I think this is a very important topic so thanks for opening this discussion!
Words are just words and everyone understands them a bit differently, but I'd say hierarchy yes, authority no. People still often think kids need to be formed and shaped into good human beings, which is a highly dangerous and possibly harmful task to undertake. Kids are wonderful loving wise beings as long as they aren't screwed up. Yes they need to be ..let's say provoked in certain ways so they go out and explore, so they become sociable. They need boundaries so they feel secured by their parents and become socially tolerable. A good way of telling if that's going well for you is when other kids love to play with your child.
A child can develop healthily when the parent truly listens to the child, actually understands the child's struggle, but doesn't try to force it's development into a certain direction and doesn't overprotect or spoil them unnecessarily.
The great child-psychologist Alice Miller told the story of once meeting a very loving wise old man in the park, who was wonderfully attentive towards children, truly listening to them on one eye-level, he was emitting an atmosphere of harmony and peace.

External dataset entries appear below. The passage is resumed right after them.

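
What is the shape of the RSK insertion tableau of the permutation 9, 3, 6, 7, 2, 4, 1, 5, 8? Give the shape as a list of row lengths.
Row-insert each entry into an empty tableau.

After inserting 9: P = [[9]].
After inserting 3: P = [[3], [9]].
After inserting 6: P = [[3, 6], [9]].
After inserting 7: P = [[3, 6, 7], [9]].
After inserting 2: P = [[2, 6, 7], [3], [9]].
After inserting 4: P = [[2, 4, 7], [3, 6], [9]].
After inserting 1: P = [[1, 4, 7], [2, 6], [3], [9]].
After inserting 5: P = [[1, 4, 5], [2, 6, 7], [3], [9]].
After inserting 8: P = [[1, 4, 5, 8], [2, 6, 7], [3], [9]].

The final insertion tableau P = [[1, 4, 5, 8], [2, 6, 7], [3], [9]] has shape [4, 3, 1, 1].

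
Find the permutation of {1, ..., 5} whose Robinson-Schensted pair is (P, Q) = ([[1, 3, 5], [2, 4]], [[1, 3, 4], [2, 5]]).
2 1 4 5 3

Reverse the RSK construction: for i from n down to 1, find the cell of Q containing i, remove the entry at that cell from P, and reverse-bump it up through P; the value ejected from row 1 is w(i).

Step i=5: Q has 5 at row 2, column 2; remove 4 from row 2 of P and reverse-bump: 4 enters row 1 and ejects 3. So w(5) = 3. P is now [[1, 4, 5], [2]].
Step i=4: Q has 4 at row 1, column 3; remove that cell from P, ejecting 5. So w(4) = 5. P is now [[1, 4], [2]].
Step i=3: Q has 3 at row 1, column 2; remove that cell from P, ejecting 4. So w(3) = 4. P is now [[1], [2]].
Step i=2: Q has 2 at row 2, column 1; remove 2 from row 2 of P and reverse-bump: 2 enters row 1 and ejects 1. So w(2) = 1. P is now [[2]].
Step i=1: Q has 1 at row 1, column 1; remove that cell from P, ejecting 2. So w(1) = 2. P is now [].

So w = 2 1 4 5 3.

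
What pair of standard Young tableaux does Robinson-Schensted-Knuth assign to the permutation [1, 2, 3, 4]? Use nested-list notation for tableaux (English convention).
P = [[1, 2, 3, 4]], Q = [[1, 2, 3, 4]]

Insert each entry of the permutation into P by Schensted row insertion, recording in Q the position of each new cell.

Insert 1: appended to row 1. P = [[1]], Q = [[1]].
Insert 2: appended to row 1. P = [[1, 2]], Q = [[1, 2]].
Insert 3: appended to row 1. P = [[1, 2, 3]], Q = [[1, 2, 3]].
Insert 4: appended to row 1. P = [[1, 2, 3, 4]], Q = [[1, 2, 3, 4]].

So P = [[1, 2, 3, 4]], Q = [[1, 2, 3, 4]].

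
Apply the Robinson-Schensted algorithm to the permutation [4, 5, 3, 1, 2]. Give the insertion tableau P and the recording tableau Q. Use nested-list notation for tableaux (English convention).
Insert each entry of the permutation into P by Schensted row insertion, recording in Q the position of each new cell.

After inserting 4: P = [[4]].
After inserting 5: P = [[4, 5]].
After inserting 3: P = [[3, 5], [4]].
After inserting 1: P = [[1, 5], [3], [4]].
After inserting 2: P = [[1, 2], [3, 5], [4]].

So P = [[1, 2], [3, 5], [4]], Q = [[1, 2], [3, 5], [4]].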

About his mother he said while looking up: "She loved life". And I think that's it right there. Most people would say "She loved me". He said "My mother used to sometimes wake me up very early, so they could watch the sunrise and the wonderful misty morning atmosphere whilst cuddling together." He said that he loved her so much in these moments. And he was still carrying this love with him as an old man, and he shares it with others. If people decide to act through fear though, and let's say demand respect from their child, the result will be conflict.